Theranos' Holmes Convicted Of Fraud

By Jake Rickman​

What do you need to know this week?

Elizabeth Holmes, the founder of the Silicon Valley company Theranos, is not having a good start to the New Year. She was convicted on Monday on four counts of fraud by a California jury. She faces as much as 20 years in prison.

Holmes founded Theranos in 2014 to market and distribute a piece of medical technology which Holmes told investors could detect over 200 different diseases in a single drop of blood. This later turned out to be false.

Jurors found that Holmes made repeated fraudulent representations to investors, some of whom included media magnate Rupert Murdoch and the Waltons, the family behind the American retail giant Wal-Mart.

Holmes’ conviction follows years of allegations and media investigations into the start-up founder’s conduct.

Why is this important for your interviews?

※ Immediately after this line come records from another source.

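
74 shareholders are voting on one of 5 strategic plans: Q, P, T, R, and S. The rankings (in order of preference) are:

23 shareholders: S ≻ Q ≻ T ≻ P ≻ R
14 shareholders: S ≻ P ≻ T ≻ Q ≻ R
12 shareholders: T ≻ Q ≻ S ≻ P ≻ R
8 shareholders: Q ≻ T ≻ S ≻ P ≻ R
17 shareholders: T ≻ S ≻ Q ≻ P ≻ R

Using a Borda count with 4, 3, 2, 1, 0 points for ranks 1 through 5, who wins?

S

Q: 23·3 + 14·1 + 12·3 + 8·4 + 17·2 = 185
P: 23·1 + 14·3 + 12·1 + 8·1 + 17·1 = 102
T: 23·2 + 14·2 + 12·4 + 8·3 + 17·4 = 214
R: 23·0 + 14·0 + 12·0 + 8·0 + 17·0 = 0
S: 23·4 + 14·4 + 12·2 + 8·2 + 17·3 = 239
S has the highest Borda score (239).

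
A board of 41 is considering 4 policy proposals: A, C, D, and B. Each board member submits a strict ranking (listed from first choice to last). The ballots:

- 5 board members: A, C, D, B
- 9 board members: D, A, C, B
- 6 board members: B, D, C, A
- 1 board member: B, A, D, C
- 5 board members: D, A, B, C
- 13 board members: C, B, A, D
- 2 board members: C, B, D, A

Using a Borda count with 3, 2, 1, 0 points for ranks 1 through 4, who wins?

C

A: 5·3 + 9·2 + 6·0 + 1·2 + 5·2 + 13·1 + 2·0 = 58
C: 5·2 + 9·1 + 6·1 + 1·0 + 5·0 + 13·3 + 2·3 = 70
D: 5·1 + 9·3 + 6·2 + 1·1 + 5·3 + 13·0 + 2·1 = 62
B: 5·0 + 9·0 + 6·3 + 1·3 + 5·1 + 13·2 + 2·2 = 56
C has the highest Borda score (70).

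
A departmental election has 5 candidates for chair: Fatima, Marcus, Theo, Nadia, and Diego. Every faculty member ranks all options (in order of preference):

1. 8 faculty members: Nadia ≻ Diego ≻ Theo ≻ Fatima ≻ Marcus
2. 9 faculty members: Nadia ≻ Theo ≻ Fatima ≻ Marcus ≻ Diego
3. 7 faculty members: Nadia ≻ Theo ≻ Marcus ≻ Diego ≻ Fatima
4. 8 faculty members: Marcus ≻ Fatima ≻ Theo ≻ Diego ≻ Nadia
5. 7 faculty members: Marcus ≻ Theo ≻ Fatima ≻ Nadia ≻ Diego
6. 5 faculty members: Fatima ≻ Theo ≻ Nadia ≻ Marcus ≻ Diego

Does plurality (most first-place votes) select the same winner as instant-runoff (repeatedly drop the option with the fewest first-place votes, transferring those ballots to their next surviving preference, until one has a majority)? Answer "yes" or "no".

Plurality — first-place votes: Fatima 5, Marcus 15, Theo 0, Nadia 24, Diego 0. Winner: Nadia.
Instant-runoff — R1 Fatima 5, Marcus 15, Theo 0, Nadia 24, Diego 0 (Nadia winner). Winner: Nadia.
The two methods agree.

yes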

Holmes’ conviction provides us with a window into the dynamics between start-up entrepreneurs and their investors.

The world of tech start-ups, especially those emerging from California’s Silicon Valley, can be a fast-paced, frenetic environment, where investors are constantly trying to find the next big opportunity. For context, venture capital funds, which are investment funds specialising in “early-stage” opportunities, invested $70bn in the first quarter of 2021 alone.

Once a promising start-up has been identified, investors usually want to deploy their capital as quickly as possible to get ahead of any competition. However, the legal and financial due diligence processes, where an investor inspects the company's fundamentals, often pose significant hurdles to investors looking to move as fast as possible.

Additionally, because nearly every tech start-up is a private company, much less information is available to investors than publicly traded companies.

As a result, it is commonplace for the due diligence processes to be comparatively rushed. As was the case with Theranos, investors relied on Holmes’ representations that she had successfully developed the medical technology when, in fact, she had not.

This case demonstrates the dangers of an over-reliance on the representations of tech entrepreneurs. Entrepreneurs must also ensure that they are not misrepresenting any aspects of their business. If they do so, they may face criminal penalties.

How is this topic relevant to law firms?

White-collar crime is a risk all parties in the corporate world must contend with. Those defending allegations of fraud, including Holmes, are entitled to a competent legal defence. Such cases are often factually complex, which requires world-class legal teams from firms like Debevoise & Plimpton and Slaughter and May.

More generally, early-stage equity investors in tech start-ups rely on law firms like Cooley and Fenwick to help them navigate the due diligence processes. Ideally, an investor’s legal team will help them balance the urgency of deploying the capital with the thoroughness necessary to uncover any irregularities or misrepresentations.